Voller, now 18, was shown in the 4 Corners footage being strapped into a restraint chair before being left with a hood over his face.
"He must be released immediately," O'Brien said in a statement.
"The impact of these years of brutalisation must be immediately measured and he needs immediate assistance.
"Any child locked up in solitary confinement in the Northern Territory need to be released immediately."
Reports of children being gassed at the centre were first revealed in September last year.
The PM was asked how he could say he wasn't aware of the reports, or that Australians weren't aware.
"We will investigate what has happened in the youth detention system in the Northern Territory that is the critical thing to do," Turnbull said.
"We're taking action right now. Getting on with the job that Australians expect us to do to get to the bottom of it."
Turnbull said he had confidence in Giles, but the chief minister needed the confidence of the Northern Territory people.
"I discussed it with him last night in fact and early this morning and he is as committed as I am to there being a rigorous inquiry and investigation and that inquiry, that Royal Commission, may well throw up evidence about the extent to which the Government was aware of events or not," Turnbull said.
In the NT, chief Minister Giles said the Monday night was the first time he had seen footage of the abuse.
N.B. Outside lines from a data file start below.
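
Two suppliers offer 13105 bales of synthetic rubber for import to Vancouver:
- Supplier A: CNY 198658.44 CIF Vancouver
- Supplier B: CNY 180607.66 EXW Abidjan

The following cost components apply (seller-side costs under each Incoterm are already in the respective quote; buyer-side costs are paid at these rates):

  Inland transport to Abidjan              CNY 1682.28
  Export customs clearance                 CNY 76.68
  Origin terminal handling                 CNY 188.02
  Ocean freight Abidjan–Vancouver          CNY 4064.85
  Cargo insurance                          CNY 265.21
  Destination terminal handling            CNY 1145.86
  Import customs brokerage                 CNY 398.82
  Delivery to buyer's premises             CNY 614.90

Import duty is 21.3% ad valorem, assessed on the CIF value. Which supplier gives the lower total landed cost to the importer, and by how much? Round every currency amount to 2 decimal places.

Supplier B is cheaper by CNY 14281.55

Supplier A (CIF):
The CIF price already equals the CIF value: 198658.44
Import duty = 198658.44 × 21.3% = 42314.25
Buyer bears (A): 1145.86 + 398.82 + 614.90 = 2159.58
Landed cost (A) = invoice 198658.44 + 2159.58 + duty 42314.25 = 243132.27
Supplier B (EXW):
CIF value = EXW price + inland to port + export clearance + origin terminal + freight + insurance = 180607.66 + 1682.28 + 76.68 + 188.02 + 4064.85 + 265.21 = 186884.70
Import duty = 186884.70 × 21.3% = 39806.44
Buyer bears (B): 1682.28 + 76.68 + 188.02 + 4064.85 + 265.21 + 1145.86 + 398.82 + 614.90 = 8436.62
Landed cost (B) = invoice 180607.66 + 8436.62 + duty 39806.44 = 228850.72
Difference = |243132.27 − 228850.72| = 14281.55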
On Tuesday he removed John Elferink as NT Corrections Minister to take on the role himself.
"What came up last night was new information that I understand that both the police nor Attorneys-General had been aware of in the past and that's why they're referring it again," Giles said.
Elferink is also Minister for Children and Families, among other portfolios including Attorney-General.
Giles was asked if Elferink was complicit or incompetent by not asking to see the videos when allegations were first raised last year.
"I have been quite confident that John's been working tirelessly to improve the corrections system in the Territory" Giles said.
When asked by a reporter if strapping a child into a chair -- as was shown in the 4 Corners footage -- was OK he replied: "We're going to have a look at that as part of the Royal Commission. We will have a review into that. I can't talk about individual cases."
"Prison officers need the ability to be able to de-escalate issues when children are not in a feeling of a calm environment within themselves and at all times those kids' wellbeing is being put at the best possible place," he said.
"Having said that, there is certainly footage last night... where I don't think the standards have been appropriately upheld."
Giles said there was a culture of cover-up within the corrections system.
Aboriginal and Torres Strait Islander Social Justice Commissioner Mick Gooda on Tuesday praised the Prime Minister for promptly calling the inquiry. He also questioned the role of the NT government and expressed the hope the commission would be extended across Australia.
"I support the concept of a royal commission," he said.
"I think it's got to go wider than just Don Dale. We've got to work out why 90 per cent of those kids in prison up there are Aboriginal."